Pen & Ink Pages 

A Conversation About Drawings For Books

S.W:

The drawings for your books are delightfully strange. Where do the ideas come from?

R.K:

The ideas for my drawings come from a wide range of places. They can come from any small or big thing I see or experience.

The ideas for ‘The All-day breakfast Experiment’ and ‘The Hatching Documentation’ came mostly from working in the APS department at the University of Sheffield. I was inspired by the work environment and lab/greenhouse activities combined with everyday things such as food & drink.

Ideas can come from ordinary conversations, or from things I come across, or find in the street. Even though a lot of my drawing is abstraction, everything is mostly based on direct observation of real things.

Language is definitely a very big inspiration, and ideas are often born out of word play and associations. The idea for ‘The Transitory Pea’ came from conversation and jokes during a pub lunch. Somebody used the word transitory in connection with vegetables, and I made a note of that.

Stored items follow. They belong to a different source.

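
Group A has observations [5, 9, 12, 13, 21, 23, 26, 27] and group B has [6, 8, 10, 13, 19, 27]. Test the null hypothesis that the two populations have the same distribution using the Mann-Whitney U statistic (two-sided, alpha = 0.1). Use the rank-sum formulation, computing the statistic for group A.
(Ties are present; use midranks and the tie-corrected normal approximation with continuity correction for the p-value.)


Step 1: Combine and sort all 14 observations; assign midranks.
sorted (value, group): (5,X), (6,Y), (8,Y), (9,X), (10,Y), (12,X), (13,X), (13,Y), (19,Y), (21,X), (23,X), (26,X), (27,X), (27,Y)
ranks: 5->1, 6->2, 8->3, 9->4, 10->5, 12->6, 13->7.5, 13->7.5, 19->9, 21->10, 23->11, 26->12, 27->13.5, 27->13.5
Step 2: Rank sum for X: R1 = 1 + 4 + 6 + 7.5 + 10 + 11 + 12 + 13.5 = 65.
Step 3: U_X = R1 - n1(n1+1)/2 = 65 - 8*9/2 = 65 - 36 = 29.
       U_Y = n1*n2 - U_X = 48 - 29 = 19.
Step 4: Ties are present, so use the tie-corrected normal approximation (with continuity correction) for the p-value.
Step 5: p-value = 0.560413; compare to alpha = 0.1. fail to reject H0.

U_X = 29, p = 0.560413, fail to reject H0 at alpha = 0.1.


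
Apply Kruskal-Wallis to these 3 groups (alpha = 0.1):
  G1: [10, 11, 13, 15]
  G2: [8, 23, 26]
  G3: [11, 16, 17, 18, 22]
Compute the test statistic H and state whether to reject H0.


Step 1: Combine all N = 12 observations and assign midranks.
sorted (value, group, rank): (8,G2,1), (10,G1,2), (11,G1,3.5), (11,G3,3.5), (13,G1,5), (15,G1,6), (16,G3,7), (17,G3,8), (18,G3,9), (22,G3,10), (23,G2,11), (26,G2,12)
Step 2: Sum ranks within each group.
R_1 = 16.5 (n_1 = 4)
R_2 = 24 (n_2 = 3)
R_3 = 37.5 (n_3 = 5)
Step 3: H = 12/(N(N+1)) * sum(R_i^2/n_i) - 3(N+1)
     = 12/(12*13) * (16.5^2/4 + 24^2/3 + 37.5^2/5) - 3*13
     = 0.076923 * 541.312 - 39
     = 2.639423.
Step 4: Ties present; correction factor C = 1 - 6/(12^3 - 12) = 0.996503. Corrected H = 2.639423 / 0.996503 = 2.648684.
Step 5: Under H0, H ~ chi^2(2); p-value = 0.265978.
Step 6: alpha = 0.1. fail to reject H0.

H = 2.6487, df = 2, p = 0.265978, fail to reject H0.


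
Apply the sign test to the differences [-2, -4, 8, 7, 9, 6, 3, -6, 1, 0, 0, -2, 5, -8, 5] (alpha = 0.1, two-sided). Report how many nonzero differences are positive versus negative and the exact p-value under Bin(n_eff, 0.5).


Step 1: Discard zero differences. Original n = 15; n_eff = number of nonzero differences = 13.
Nonzero differences (with sign): -2, -4, +8, +7, +9, +6, +3, -6, +1, -2, +5, -8, +5
Step 2: Count signs: positive = 8, negative = 5.
Step 3: Under H0: P(positive) = 0.5, so the number of positives S ~ Bin(13, 0.5).
Step 4: Two-sided exact p-value = sum of Bin(13,0.5) probabilities at or below the observed probability = 0.581055.
Step 5: alpha = 0.1. fail to reject H0.

n_eff = 13, pos = 8, neg = 5, p = 0.581055, fail to reject H0.


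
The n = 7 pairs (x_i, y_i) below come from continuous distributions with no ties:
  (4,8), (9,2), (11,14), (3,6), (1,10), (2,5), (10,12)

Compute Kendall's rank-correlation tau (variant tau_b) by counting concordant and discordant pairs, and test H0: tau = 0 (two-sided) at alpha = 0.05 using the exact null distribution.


Step 1: Enumerate the 21 unordered pairs (i,j) with i<j and classify each by sign(x_j-x_i) * sign(y_j-y_i).
  (1,2):dx=+5,dy=-6->D; (1,3):dx=+7,dy=+6->C; (1,4):dx=-1,dy=-2->C; (1,5):dx=-3,dy=+2->D
  (1,6):dx=-2,dy=-3->C; (1,7):dx=+6,dy=+4->C; (2,3):dx=+2,dy=+12->C; (2,4):dx=-6,dy=+4->D
  (2,5):dx=-8,dy=+8->D; (2,6):dx=-7,dy=+3->D; (2,7):dx=+1,dy=+10->C; (3,4):dx=-8,dy=-8->C
  (3,5):dx=-10,dy=-4->C; (3,6):dx=-9,dy=-9->C; (3,7):dx=-1,dy=-2->C; (4,5):dx=-2,dy=+4->D
  (4,6):dx=-1,dy=-1->C; (4,7):dx=+7,dy=+6->C; (5,6):dx=+1,dy=-5->D; (5,7):dx=+9,dy=+2->C
  (6,7):dx=+8,dy=+7->C
Step 2: C = 14, D = 7, total pairs = 21.
Step 3: tau = (C - D)/(n(n-1)/2) = (14 - 7)/21 = 0.333333.
Step 4: Exact two-sided p-value (enumerate n! = 5040 permutations of y under H0): p = 0.381349.
Step 5: alpha = 0.05. fail to reject H0.

tau_b = 0.3333 (C=14, D=7), p = 0.381349, fail to reject H0.


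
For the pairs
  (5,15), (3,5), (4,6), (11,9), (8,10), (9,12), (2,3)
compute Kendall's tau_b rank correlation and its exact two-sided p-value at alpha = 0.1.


Step 1: Enumerate the 21 unordered pairs (i,j) with i<j and classify each by sign(x_j-x_i) * sign(y_j-y_i).
  (1,2):dx=-2,dy=-10->C; (1,3):dx=-1,dy=-9->C; (1,4):dx=+6,dy=-6->D; (1,5):dx=+3,dy=-5->D
  (1,6):dx=+4,dy=-3->D; (1,7):dx=-3,dy=-12->C; (2,3):dx=+1,dy=+1->C; (2,4):dx=+8,dy=+4->C
  (2,5):dx=+5,dy=+5->C; (2,6):dx=+6,dy=+7->C; (2,7):dx=-1,dy=-2->C; (3,4):dx=+7,dy=+3->C
  (3,5):dx=+4,dy=+4->C; (3,6):dx=+5,dy=+6->C; (3,7):dx=-2,dy=-3->C; (4,5):dx=-3,dy=+1->D
  (4,6):dx=-2,dy=+3->D; (4,7):dx=-9,dy=-6->C; (5,6):dx=+1,dy=+2->C; (5,7):dx=-6,dy=-7->C
  (6,7):dx=-7,dy=-9->C
Step 2: C = 16, D = 5, total pairs = 21.
Step 3: tau = (C - D)/(n(n-1)/2) = (16 - 5)/21 = 0.523810.
Step 4: Exact two-sided p-value (enumerate n! = 5040 permutations of y under H0): p = 0.136111.
Step 5: alpha = 0.1. fail to reject H0.

tau_b = 0.5238 (C=16, D=5), p = 0.136111, fail to reject H0.


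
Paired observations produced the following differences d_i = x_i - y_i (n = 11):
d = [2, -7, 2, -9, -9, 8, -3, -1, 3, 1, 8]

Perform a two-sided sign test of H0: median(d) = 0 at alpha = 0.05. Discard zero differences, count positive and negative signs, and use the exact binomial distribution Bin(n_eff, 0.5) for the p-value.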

Often ideas are developed by elaborating on one small idea, by sort of taking that visual idea for a mind-journey, and see where I might end up. A typical thing I do is to isolate a seemingly random thing and combine it with something else, and in that way, shift the following associations along.

S.W:

I enjoy your idea of combining random elements. Sometimes something magical and poetic happens when you do that. It feels important that you remain playful, which can be hard and requires a certain confidence.

R.K:

I think the editing and selection process that has to follow the playful stage of creativity is where a certain confidence is crucial. Artists have to take a leap, and have the faith to let the results live.

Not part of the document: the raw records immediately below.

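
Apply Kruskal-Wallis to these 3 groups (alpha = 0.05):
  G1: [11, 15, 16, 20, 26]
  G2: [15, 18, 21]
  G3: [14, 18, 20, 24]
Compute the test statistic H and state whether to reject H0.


Step 1: Combine all N = 12 observations and assign midranks.
sorted (value, group, rank): (11,G1,1), (14,G3,2), (15,G1,3.5), (15,G2,3.5), (16,G1,5), (18,G2,6.5), (18,G3,6.5), (20,G1,8.5), (20,G3,8.5), (21,G2,10), (24,G3,11), (26,G1,12)
Step 2: Sum ranks within each group.
R_1 = 30 (n_1 = 5)
R_2 = 20 (n_2 = 3)
R_3 = 28 (n_3 = 4)
Step 3: H = 12/(N(N+1)) * sum(R_i^2/n_i) - 3(N+1)
     = 12/(12*13) * (30^2/5 + 20^2/3 + 28^2/4) - 3*13
     = 0.076923 * 509.333 - 39
     = 0.179487.
Step 4: Ties present; correction factor C = 1 - 18/(12^3 - 12) = 0.989510. Corrected H = 0.179487 / 0.989510 = 0.181390.
Step 5: Under H0, H ~ chi^2(2); p-value = 0.913296.
Step 6: alpha = 0.05. fail to reject H0.

H = 0.1814, df = 2, p = 0.913296, fail to reject H0.


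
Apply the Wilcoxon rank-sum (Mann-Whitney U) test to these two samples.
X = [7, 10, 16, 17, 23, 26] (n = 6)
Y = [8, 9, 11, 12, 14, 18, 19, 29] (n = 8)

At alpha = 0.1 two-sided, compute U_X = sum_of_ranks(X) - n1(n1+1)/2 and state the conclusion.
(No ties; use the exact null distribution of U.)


Step 1: Combine and sort all 14 observations; assign midranks.
sorted (value, group): (7,X), (8,Y), (9,Y), (10,X), (11,Y), (12,Y), (14,Y), (16,X), (17,X), (18,Y), (19,Y), (23,X), (26,X), (29,Y)
ranks: 7->1, 8->2, 9->3, 10->4, 11->5, 12->6, 14->7, 16->8, 17->9, 18->10, 19->11, 23->12, 26->13, 29->14
Step 2: Rank sum for X: R1 = 1 + 4 + 8 + 9 + 12 + 13 = 47.
Step 3: U_X = R1 - n1(n1+1)/2 = 47 - 6*7/2 = 47 - 21 = 26.
       U_Y = n1*n2 - U_X = 48 - 26 = 22.
Step 4: No ties, so the exact null distribution of U (based on enumerating the C(14,6) = 3003 equally likely rank assignments) gives the two-sided p-value.
Step 5: p-value = 0.851815; compare to alpha = 0.1. fail to reject H0.

U_X = 26, p = 0.851815, fail to reject H0 at alpha = 0.1.


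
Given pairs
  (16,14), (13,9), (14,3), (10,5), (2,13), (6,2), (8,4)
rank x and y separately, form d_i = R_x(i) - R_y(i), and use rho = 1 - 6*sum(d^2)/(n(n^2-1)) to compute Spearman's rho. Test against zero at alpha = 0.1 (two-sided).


Step 1: Rank x and y separately (midranks; no ties here).
rank(x): 16->7, 13->5, 14->6, 10->4, 2->1, 6->2, 8->3
rank(y): 14->7, 9->5, 3->2, 5->4, 13->6, 2->1, 4->3
Step 2: d_i = R_x(i) - R_y(i); compute d_i^2.
  (7-7)^2=0, (5-5)^2=0, (6-2)^2=16, (4-4)^2=0, (1-6)^2=25, (2-1)^2=1, (3-3)^2=0
sum(d^2) = 42.
Step 3: rho = 1 - 6*42 / (7*(7^2 - 1)) = 1 - 252/336 = 0.250000.
Step 4: Under H0, t = rho * sqrt((n-2)/(1-rho^2)) = 0.5774 ~ t(5).
Step 5: Two-sided p-value from the t-distribution with 5 df = 0.588724.
Step 6: alpha = 0.1. fail to reject H0.

rho = 0.2500, p = 0.588724, fail to reject H0 at alpha = 0.1.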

I love writing but I have always been a condensing writer (both in Danish and English). My way of working requires black and white drawing and black and white text to be symbiotic. I have come to see my drawing and text compilations as novels, but not graphic novels. They are not illustrated text, nor are they pictures with text accompaniment. I feel that they are simply novels of fiction.

S.W.

Something I’ve been asking myself is this: What steps can I take to make my work better? What does ‘better’ look like? So, Rita, what might your ‘better’ look like?

R.K.

That is a good question. I know that when I’m finished with a project, I usually think about how the next project can become better, or different. I try to make it ‘different’, and that hopefully ends up making it better, in my own opinion (I don’t know about the opinion of the audience). I’m trying to become better all the time, better at drawing, and better at constructing a ‘story’ that works for me.

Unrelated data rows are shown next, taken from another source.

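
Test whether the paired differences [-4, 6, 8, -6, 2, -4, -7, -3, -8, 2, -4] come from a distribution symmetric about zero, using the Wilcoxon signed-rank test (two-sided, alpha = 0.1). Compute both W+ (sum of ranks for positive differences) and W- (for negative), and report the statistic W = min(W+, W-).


Step 1: Drop any zero differences (none here) and take |d_i|.
|d| = [4, 6, 8, 6, 2, 4, 7, 3, 8, 2, 4]
Step 2: Midrank |d_i| (ties get averaged ranks).
ranks: |4|->5, |6|->7.5, |8|->10.5, |6|->7.5, |2|->1.5, |4|->5, |7|->9, |3|->3, |8|->10.5, |2|->1.5, |4|->5
Step 3: Attach original signs; sum ranks with positive sign and with negative sign.
W+ = 7.5 + 10.5 + 1.5 + 1.5 = 21
W- = 5 + 7.5 + 5 + 9 + 3 + 10.5 + 5 = 45
(Check: W+ + W- = 66 should equal n(n+1)/2 = 66.)
Step 4: Test statistic W = min(W+, W-) = 21.
Step 5: Ties in |d|, so use the tie-corrected normal approximation.
        E[W] = n(n+1)/4 = 11*12/4 = 33.
        Tie groups: |d|=2 (t=2), |d|=4 (t=3), |d|=6 (t=2), |d|=8 (t=2); sum(t^3 - t) = 42.
        Var[W] = n(n+1)(2n+1)/24 - sum(t^3-t)/48 = 3036/24 - 42/48 = 125.625.
        z = (W - E[W]) / sqrt(Var[W]) = (21 - 33) / 11.2083 = -1.0706.
        Two-sided p = 2*Phi(z) = 0.284332.
Step 6: alpha = 0.1. fail to reject H0.

W+ = 21, W- = 45, W = min = 21, p = 0.284332, fail to reject H0.


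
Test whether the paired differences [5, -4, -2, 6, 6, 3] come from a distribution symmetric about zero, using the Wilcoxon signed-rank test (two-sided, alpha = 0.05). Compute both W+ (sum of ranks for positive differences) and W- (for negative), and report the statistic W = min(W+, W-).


Step 1: Drop any zero differences (none here) and take |d_i|.
|d| = [5, 4, 2, 6, 6, 3]
Step 2: Midrank |d_i| (ties get averaged ranks).
ranks: |5|->4, |4|->3, |2|->1, |6|->5.5, |6|->5.5, |3|->2
Step 3: Attach original signs; sum ranks with positive sign and with negative sign.
W+ = 4 + 5.5 + 5.5 + 2 = 17
W- = 3 + 1 = 4
(Check: W+ + W- = 21 should equal n(n+1)/2 = 21.)
Step 4: Test statistic W = min(W+, W-) = 4.
Step 5: Ties in |d|, so use the tie-corrected normal approximation.
        E[W] = n(n+1)/4 = 6*7/4 = 10.5.
        Tie groups: |d|=6 (t=2); sum(t^3 - t) = 6.
        Var[W] = n(n+1)(2n+1)/24 - sum(t^3-t)/48 = 546/24 - 6/48 = 22.625.
        z = (W - E[W]) / sqrt(Var[W]) = (4 - 10.5) / 4.7566 = -1.3665.
        Two-sided p = 2*Phi(z) = 0.171773.
Step 6: alpha = 0.05. fail to reject H0.

W+ = 17, W- = 4, W = min = 4, p = 0.171773, fail to reject H0.


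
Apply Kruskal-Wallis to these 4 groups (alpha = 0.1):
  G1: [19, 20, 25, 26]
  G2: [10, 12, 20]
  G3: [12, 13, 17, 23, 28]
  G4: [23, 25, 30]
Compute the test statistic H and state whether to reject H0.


Step 1: Combine all N = 15 observations and assign midranks.
sorted (value, group, rank): (10,G2,1), (12,G2,2.5), (12,G3,2.5), (13,G3,4), (17,G3,5), (19,G1,6), (20,G1,7.5), (20,G2,7.5), (23,G3,9.5), (23,G4,9.5), (25,G1,11.5), (25,G4,11.5), (26,G1,13), (28,G3,14), (30,G4,15)
Step 2: Sum ranks within each group.
R_1 = 38 (n_1 = 4)
R_2 = 11 (n_2 = 3)
R_3 = 35 (n_3 = 5)
R_4 = 36 (n_4 = 3)
Step 3: H = 12/(N(N+1)) * sum(R_i^2/n_i) - 3(N+1)
     = 12/(15*16) * (38^2/4 + 11^2/3 + 35^2/5 + 36^2/3) - 3*16
     = 0.050000 * 1078.33 - 48
     = 5.916667.
Step 4: Ties present; correction factor C = 1 - 24/(15^3 - 15) = 0.992857. Corrected H = 5.916667 / 0.992857 = 5.959233.
Step 5: Under H0, H ~ chi^2(3); p-value = 0.113611.
Step 6: alpha = 0.1. fail to reject H0.

H = 5.9592, df = 3, p = 0.113611, fail to reject H0.


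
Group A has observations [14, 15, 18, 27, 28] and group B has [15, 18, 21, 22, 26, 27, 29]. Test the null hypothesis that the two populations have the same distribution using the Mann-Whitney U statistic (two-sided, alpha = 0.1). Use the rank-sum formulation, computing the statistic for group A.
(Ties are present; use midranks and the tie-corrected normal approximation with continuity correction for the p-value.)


Step 1: Combine and sort all 12 observations; assign midranks.
sorted (value, group): (14,X), (15,X), (15,Y), (18,X), (18,Y), (21,Y), (22,Y), (26,Y), (27,X), (27,Y), (28,X), (29,Y)
ranks: 14->1, 15->2.5, 15->2.5, 18->4.5, 18->4.5, 21->6, 22->7, 26->8, 27->9.5, 27->9.5, 28->11, 29->12
Step 2: Rank sum for X: R1 = 1 + 2.5 + 4.5 + 9.5 + 11 = 28.5.
Step 3: U_X = R1 - n1(n1+1)/2 = 28.5 - 5*6/2 = 28.5 - 15 = 13.5.
       U_Y = n1*n2 - U_X = 35 - 13.5 = 21.5.
Step 4: Ties are present, so use the tie-corrected normal approximation (with continuity correction) for the p-value.
Step 5: p-value = 0.567726; compare to alpha = 0.1. fail to reject H0.

U_X = 13.5, p = 0.567726, fail to reject H0 at alpha = 0.1.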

I’m working on a project at the moment, and I am committed to finishing that particular idea, step by step, before I start a new project. I know that when I finish the project there will be a weird anti-climactic time of reflection, and that’s when I will form an idea for something new. Something different and hopefully better, but I don’t know what it looks like yet.

S.W.

I am tempted to ask you what your work is 'about', but I realise that is such a difficult question. What is/are your intention(s)? And, ideally, what would you like the audience to take away from your work?

R.K.

I would like the reader/audience to take away...

A sense of wonder as to the information in the books, (reactions probably ranging from: ‘this is totally insane’ to ‘this is weird, but I dig the weird’). I want the reader to finish looking through the chapters, and then wondering about what they actually just experienced... hopefully reading the whole thing again.

I personally love a good story, and by ‘story’ I mean a lie. (I’m not saying I’m lying, because all the things I say are utterly true, and rooted in reality and history... of course it is!) It fascinates me that if you say a thing enough times it eventually enters the ‘shared psyche’ of the world, and becomes a kind of truth. We live in a time where we can’t really trust the authenticity of any images, text or information, and I think that has changed the way people look at the world.

I want my work to enter the ‘shared psyche’ somehow, by appealing to the imagination and prior knowledge of the reader. There are a lot of sections in my books referring to really dark things in the world, mixed in with the more surreal, and lies/true stories with humour too. It’s a dossier of episodes connected by an ever-expanding web of connections. What is the meaning of life? That is what my book is about. Nobody knows the meaning of Life but we keep looking for answers.

S.W.

You are reflecting the chaos, the mundanity, the weirdness and the harsh reality. It is a rich blend.

Your books reminded me of something I heard recently that helps me a great deal to navigate the contemporary human condition. It is 'The little things are the big things'. I took that to mean that the details we can easily miss or ignore are really the important things, the things that make life so worth living. This also reminds me of 'Seinfeld' which was really about nothing but was also fundamentally human.